The majority of buyers need to obtain financing to purchase a property and that generally means applying for a home loan at one of the national banks. This process involves a lot of paperwork and background checks but there are a couple of things applicants can do to increase the chances of their home loan being approved.
Traditionally a mortgage repayment of 30% of net household income was accepted as an industry standard. However since the National Credit Act (NCA) came into effect in 2007 it has required more stringent criteria from providers when assessing affordability. According to the ABSA Homeowner Insights Affordability Report the biggest challenge with the affordability assessments lies not with the credit provider but with “the customer’s interpretation and understanding of their own personal financial situation”.
Understanding your financial situation
“People often overestimate their own income; for example using their bonus months as the measure to justify their affordability. Naturally they could then have difficulties in terms of paying their mortgages in leaner months”, explains Bruce Swain, MD of Leapfrog Property Group. 
Record your expenses properly
When it comes to budgeting for a home loan it’s critical to factor in expenses like cell phone contracts and gym memberships. “Most banks make use of credit bureau information (going back as far as six months) to ensure that they are aware of all of an applicant’s expenses so trying to hide these won’t help and, although these costs could seem insignificant they could turn the balance from a positive application to a negative one,” says Swain.
Disclose all financial commitments
The ABSA report indicates that some applicants purposefully fail to disclose all of their financial commitments in the hopes of getting a higher home loan. Swain explains that this won’t work as “the banks often identify and deny these applications quite quickly but, even if the application is approved the home buyer will likely run into financial difficulties and, because of their omissions probably won’t get protection under the NCA”.
Factor in a buffer 
Home loan applicants need to know that banks will often factor a small buffer into their assessments in order to protect against interest rate increases as well as changes to the municipal rates for example. “Sometimes buyer’s applications are rejected or they’re given a smaller home loan because their finances can’t cover a buffer. What they need to realise is that this buffer could be critical to their financial well being and that they may need to look at a less expensive property in order to maintain it” believes Bruce.
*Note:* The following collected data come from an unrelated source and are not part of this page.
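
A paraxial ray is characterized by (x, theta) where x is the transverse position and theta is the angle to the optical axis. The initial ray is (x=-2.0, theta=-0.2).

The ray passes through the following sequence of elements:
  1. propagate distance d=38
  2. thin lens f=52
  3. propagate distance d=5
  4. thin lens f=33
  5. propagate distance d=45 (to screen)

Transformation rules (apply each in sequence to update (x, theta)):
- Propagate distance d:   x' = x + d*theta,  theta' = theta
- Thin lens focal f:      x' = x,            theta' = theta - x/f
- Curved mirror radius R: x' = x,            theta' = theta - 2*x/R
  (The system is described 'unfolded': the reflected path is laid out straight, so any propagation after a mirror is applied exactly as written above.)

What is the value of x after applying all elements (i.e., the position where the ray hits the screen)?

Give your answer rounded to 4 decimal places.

Answer: 2.8266

Derivation:
Initial: x=-2.0000 theta=-0.2000
After 1 (propagate distance d=38): x=-9.6000 theta=-0.2000
After 2 (thin lens f=52): x=-9.6000 theta=-1/65 (≈-0.0154)
After 3 (propagate distance d=5): x=-629/65 (≈-9.6769) theta=-1/65 (≈-0.0154)
After 4 (thin lens f=33): x=-629/65 (≈-9.6769) theta=596/2145 (≈0.2779)
After 5 (propagate distance d=45 (to screen)): x=2021/715 (≈2.8266) theta=596/2145 (≈0.2779)
Rounded to 4 decimal places: x = 2.8266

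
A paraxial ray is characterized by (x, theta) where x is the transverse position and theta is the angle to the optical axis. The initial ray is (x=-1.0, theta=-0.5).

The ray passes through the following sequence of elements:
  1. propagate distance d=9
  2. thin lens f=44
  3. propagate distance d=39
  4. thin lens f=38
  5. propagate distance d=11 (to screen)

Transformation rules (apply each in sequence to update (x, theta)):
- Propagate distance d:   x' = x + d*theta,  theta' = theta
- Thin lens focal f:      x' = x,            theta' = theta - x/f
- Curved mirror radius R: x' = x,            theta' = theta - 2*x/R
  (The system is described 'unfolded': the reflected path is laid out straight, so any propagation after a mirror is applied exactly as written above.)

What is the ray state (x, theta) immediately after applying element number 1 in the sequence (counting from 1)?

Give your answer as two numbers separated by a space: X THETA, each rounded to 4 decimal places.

Initial: x=-1.0000 theta=-0.5000
After 1 (propagate distance d=9): x=-5.5000 theta=-0.5000
Rounded to 4 decimal places: x = -5.5000, theta = -0.5000

Answer: -5.5000 -0.5000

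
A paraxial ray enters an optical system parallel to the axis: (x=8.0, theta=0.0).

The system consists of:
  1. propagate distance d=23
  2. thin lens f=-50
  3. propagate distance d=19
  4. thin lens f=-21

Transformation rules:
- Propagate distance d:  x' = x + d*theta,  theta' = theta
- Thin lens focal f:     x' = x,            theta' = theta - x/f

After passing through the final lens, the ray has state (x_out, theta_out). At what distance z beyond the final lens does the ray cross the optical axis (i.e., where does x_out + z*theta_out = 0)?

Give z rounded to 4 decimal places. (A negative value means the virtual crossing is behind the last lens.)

Answer: -16.1000

Derivation:
Initial: x=8.0000 theta=0.0000
After 1 (propagate distance d=23): x=8.0000 theta=0.0000
After 2 (thin lens f=-50): x=8.0000 theta=0.1600
After 3 (propagate distance d=19): x=11.0400 theta=0.1600
After 4 (thin lens f=-21): x=11.0400 theta=24/35 (≈0.6857)
z_focus = -x_out/theta_out = -(11.0400)/(24/35) = -16.1000
Rounded to 4 decimal places: z = -16.1000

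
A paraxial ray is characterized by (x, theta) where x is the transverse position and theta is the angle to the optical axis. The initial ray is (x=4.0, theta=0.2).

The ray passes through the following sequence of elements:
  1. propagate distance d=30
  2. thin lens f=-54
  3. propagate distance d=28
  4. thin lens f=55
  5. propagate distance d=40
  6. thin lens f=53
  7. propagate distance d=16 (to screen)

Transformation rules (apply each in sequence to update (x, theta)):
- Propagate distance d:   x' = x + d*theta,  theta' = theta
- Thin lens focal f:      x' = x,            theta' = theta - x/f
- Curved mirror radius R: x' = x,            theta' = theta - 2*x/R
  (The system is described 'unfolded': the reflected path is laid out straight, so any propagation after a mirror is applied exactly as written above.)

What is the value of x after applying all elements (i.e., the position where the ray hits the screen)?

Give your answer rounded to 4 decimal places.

Initial: x=4.0000 theta=0.2000
After 1 (propagate distance d=30): x=10.0000 theta=0.2000
After 2 (thin lens f=-54): x=10.0000 theta=52/135 (≈0.3852)
After 3 (propagate distance d=28): x=2806/135 (≈20.7852) theta=52/135 (≈0.3852)
After 4 (thin lens f=55): x=2806/135 (≈20.7852) theta=2/275 (≈0.0073)
After 5 (propagate distance d=40): x=31298/1485 (≈21.0761) theta=2/275 (≈0.0073)
After 6 (thin lens f=53): x=31298/1485 (≈21.0761) theta=-153628/393525 (≈-0.3904)
After 7 (propagate distance d=16 (to screen)): x=5835922/393525 (≈14.8299) theta=-153628/393525 (≈-0.3904)
Rounded to 4 decimal places: x = 14.8299

Answer: 14.8299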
With the interest rates that have just gone up and are likely to continue to increase in the short term Swain’s advice to buyers is to do their homework, budget carefully and to get pre-approval for a home loan; “getting pre-approved will already give buyers a good indication of what they’ll be able to afford in terms of monthly repayments as well as saving time when it comes to applying for a home loan.  Another good tip is to make use of a home loan originator who can approach a number of banks and negotiate the best deal based on the client’s needs and circumstances – much simpler that trying to go through the process alone”.